CVE-2026-33751 has a CVSS v3.1 base score of 4.8 (MEDIUM). The EPSS exploitation probability is 0.02%.

Technical Details

NVD Description

n8n is an open source workflow automation platform. Prior to versions 1.123.27, 2.13.3, and 2.14.1, a flaw in the LDAP node's filter escape logic allowed LDAP metacharacters to pass through unescaped when user-controlled input was interpolated into LDAP search filters. In workflows where external user input is passed via expressions into the LDAP node's search parameters, an attacker could manipulate the constructed filter to retrieve unintended LDAP records or bypass authentication checks implemented in the workflow. Exploitation requires a specific workflow configuration. The LDAP node must be used with user-controlled input passed via expressions (e.g., from a form or webhook). The issue has been fixed in n8n versions 1.123.27, 2.13.3, and 2.14.1. Users should upgrade to one of these versions or later to remediate the vulnerability. If upgrading is not immediately possible, administrators should consider the following temporary mitigations: Limit workflow creation and editing permissions to fully trusted users only, disable the LDAP node by adding `n8n-nodes-base.ldap` to the `NODES_EXCLUDE` environment variable, and/or avoid passing unvalidated external user input into LDAP node search parameters via expressions. These workarounds do not fully remediate the risk and should only be used as short-term mitigation measures.

Exploitation Scenario

An adversary targets an organization using n8n to power an AI agent that authenticates users against Active Directory before granting access to sensitive workflows. The n8n instance exposes a webhook endpoint that accepts a username parameter, which is interpolated via an expression into an LDAP search filter: (&(objectClass=user)(sAMAccountName={{$json.username}})).

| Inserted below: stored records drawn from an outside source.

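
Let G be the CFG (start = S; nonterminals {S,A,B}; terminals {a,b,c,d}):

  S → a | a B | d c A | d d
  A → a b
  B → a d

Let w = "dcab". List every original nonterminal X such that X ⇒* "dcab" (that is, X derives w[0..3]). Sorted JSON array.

Convert to CNF:
  S -> T0 B | T2 T2 | T2 X4 | a
  A -> T0 T1
  B -> T0 T2
  T0 -> a
  T1 -> b
  T2 -> d
  T3 -> c
  X4 -> T3 A

CYK fill — only the sub-triangle for w[0..3]:
  [0..0]={T2}  "d"  orig:{}
  [1..1]={T3}  "c"  orig:{}
  [2..2]={S,T0}  "a"  orig:{S}
  [3..3]={T1}  "b"  orig:{}
  [0..1]=∅  "dc"
  [1..2]=∅  "ca"
  [2..3]={A}  "ab"
  [0..2]=∅  "dca"
  [1..3]={X4}  "cab"  orig:{}
  [0..3]={S}  "dcab"

Original NTs in T[0,3] deriving "dcab": ["S"]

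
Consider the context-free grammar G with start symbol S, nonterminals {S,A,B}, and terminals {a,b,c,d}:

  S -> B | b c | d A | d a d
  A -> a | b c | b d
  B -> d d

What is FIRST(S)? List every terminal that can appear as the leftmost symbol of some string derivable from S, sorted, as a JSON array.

FIRST sets, iterate to fixpoint:
iter 1:
  A via A→a: +{a}
  A via A→b c: +{b}
  B via B→d d: +{d}
  S via S→B: +{d}
  S via S→b c: +{b}
  FIRST[S]={b,d}  FIRST[A]={a,b}  FIRST[B]={d}
iter 2: (stable)
  FIRST[S]={b,d}  FIRST[A]={a,b}  FIRST[B]={d}

FIRST(S) = ["b", "d"]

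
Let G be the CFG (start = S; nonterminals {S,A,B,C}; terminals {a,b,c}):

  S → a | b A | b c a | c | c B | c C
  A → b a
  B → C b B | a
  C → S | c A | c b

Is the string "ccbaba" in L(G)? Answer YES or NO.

CNF form of G:
  S -> T0 A | T0 X5 | T2 B | T2 C | a | c
  A -> T0 T1
  B -> C X3 | a
  C -> T0 A | T0 X4 | T2 A | T2 B | T2 C | T2 T0 | a | c
  T0 -> b
  T1 -> a
  T2 -> c
  X3 -> T0 B
  X4 -> T2 T1
  X5 -> T2 T1

CYK table (by increasing span):
  [0..0]={C,S,T2}  "c"  orig:{C,S}
  [1..1]={C,S,T2}  "c"  orig:{C,S}
  [2..2]={T0}  "b"  orig:{}
  [3..3]={B,C,S,T1}  "a"  orig:{B,C,S}
  [4..4]={T0}  "b"  orig:{}
  [5..5]={B,C,S,T1}  "a"  orig:{B,C,S}
  [0..1]={C,S}  "cc"
  [1..2]={C}  "cb"
  [2..3]={A,X3}  "ba"  orig:{A}
  [3..4]=∅  "ab"
  [4..5]={A,X3}  "ba"  orig:{A}
  [0..2]={C,S}  "ccb"
  [1..3]={B,C}  "cba"
  [2..4]=∅  "bab"
  [3..5]={B}  "aba"
  [0..3]={B,C,S}  "ccba"
  [1..4]=∅  "cbab"
  [2..5]={X3}  "baba"  orig:{}
  [0..4]=∅  "ccbab"
  [1..5]={B}  "cbaba"
  [0..5]={B,C,S}  "ccbaba"

S ∈ T[0,5] ⇒ YES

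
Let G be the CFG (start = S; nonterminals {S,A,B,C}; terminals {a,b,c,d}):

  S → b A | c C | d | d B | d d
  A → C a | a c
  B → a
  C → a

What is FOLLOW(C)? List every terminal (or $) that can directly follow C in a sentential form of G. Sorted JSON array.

FIRST sets, iterate to fixpoint:
round 1:
  A via A→a c: +{a}
  B via B→a: +{a}
  C via C→a: +{a}
  S via S→b A: +{b}
  S via S→c C: +{c}
  S via S→d: +{d}
  FIRST(S)={b,c,d}  FIRST(A)={a}  FIRST(B)={a}  FIRST(C)={a}
round 2: (no change)
  FIRST(S)={b,c,d}  FIRST(A)={a}  FIRST(B)={a}  FIRST(C)={a}

FOLLOW sets:
FOLLOW(S) := {$}
[1]
  A→C a: FOLLOW(C) ⊇ FIRST(a) = {a}; new: +{a}
  S→b A: FOLLOW(A) ⊇ FOLLOW(S) ⊇ {$}; new: +{$}
  S→c C: FOLLOW(C) ⊇ FOLLOW(S) ⊇ {$}; new: +{$}
  S→d B: FOLLOW(B) ⊇ FOLLOW(S) ⊇ {$}; new: +{$}
  S: {$}  A: {$}  B: {$}  C: {$,a}
[2] — fixpoint
  S: {$}  A: {$}  B: {$}  C: {$,a}

FOLLOW(C) = ["$", "a"]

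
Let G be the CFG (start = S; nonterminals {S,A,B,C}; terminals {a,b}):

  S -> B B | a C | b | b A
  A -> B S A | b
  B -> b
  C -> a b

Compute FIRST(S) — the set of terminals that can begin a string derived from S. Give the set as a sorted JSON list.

FIRST sets, iterate to fixpoint:
[1]
  A via A→b: +{b}
  B via B→b: +{b}
  C via C→a b: +{a}
  S via S→B B: +{b}
  S via S→a C: +{a}
  FIRST[S]={a,b}  FIRST[A]={b}  FIRST[B]={b}  FIRST[C]={a}
[2] (stable)
  FIRST[S]={a,b}  FIRST[A]={b}  FIRST[B]={b}  FIRST[C]={a}

FIRST(S) = ["a", "b"]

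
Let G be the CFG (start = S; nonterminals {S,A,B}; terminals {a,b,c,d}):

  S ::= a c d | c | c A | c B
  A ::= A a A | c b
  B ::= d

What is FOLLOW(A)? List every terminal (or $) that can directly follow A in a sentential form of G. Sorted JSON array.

FIRST iteration:
pass 1:
  A via A→c b: +{c}
  B via B→d: +{d}
  S via S→a c d: +{a}
  S via S→c: +{c}
  FIRST(S)={a,c}  FIRST(A)={c}  FIRST(B)={d}
pass 2: (stable)
  FIRST(S)={a,c}  FIRST(A)={c}  FIRST(B)={d}

FOLLOW iteration:
seed FOLLOW(S) with $
iter 1:
  A→A a A: FOLLOW(A) ⊇ FIRST(a) = {a}; new: +{a}
  S→c A: FOLLOW(A) ⊇ FOLLOW(S) ⊇ {$}; new: +{$}
  S→c B: FOLLOW(B) ⊇ FOLLOW(S) ⊇ {$}; new: +{$}
  S: {$}  A: {$,a}  B: {$}
iter 2: done
  S: {$}  A: {$,a}  B: {$}

FOLLOW(A) = ["$", "a"]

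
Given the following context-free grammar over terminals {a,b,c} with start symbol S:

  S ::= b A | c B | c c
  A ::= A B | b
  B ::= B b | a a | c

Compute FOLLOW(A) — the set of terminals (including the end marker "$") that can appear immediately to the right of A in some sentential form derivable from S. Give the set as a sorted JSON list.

FIRST sets, iterate to fixpoint:
round 1:
  A via A→b: +{b}
  B via B→a a: +{a}
  B via B→c: +{c}
  S via S→b A: +{b}
  S via S→c B: +{c}
  FIRST(S)={b,c}  FIRST(A)={b}  FIRST(B)={a,c}
round 2: (no change)
  FIRST(S)={b,c}  FIRST(A)={b}  FIRST(B)={a,c}

Compute FOLLOW by fixpoint:
seed FOLLOW(S) with $
iter 1:
  A→A B: FOLLOW(A) ⊇ FIRST(B) = {a,c}; new: +{a,c}
  A→A B: FOLLOW(B) ⊇ FOLLOW(A) ⊇ {a,c}; new: +{a,c}
  B→B b: FOLLOW(B) ⊇ FIRST(b) = {b}; new: +{b}
  S→b A: FOLLOW(A) ⊇ FOLLOW(S) ⊇ {$}; new: +{$}
  S→c B: FOLLOW(B) ⊇ FOLLOW(S) ⊇ {$}; new: +{$}
  S: {$}  A: {$,a,c}  B: {$,a,b,c}
iter 2: (no change)
  S: {$}  A: {$,a,c}  B: {$,a,b,c}

FOLLOW(A) = ["$", "a", "c"]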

The attacker submits username=*)(|(objectClass=* — injecting LDAP metacharacters that transform the filter into (&(objectClass=user)(sAMAccountName=*)(|(objectClass=*)) — effectively matching all LDAP objects and bypassing the intended user-specific lookup. Depending on workflow logic, this returns the first LDAP result (often an admin account), allowing authentication bypass. Alternatively, the attacker submits username=*)(memberOf=CN=Domain Admins,DC=corp,DC=local)(* to enumerate domain admin accounts, harvesting organizational structure without credentials.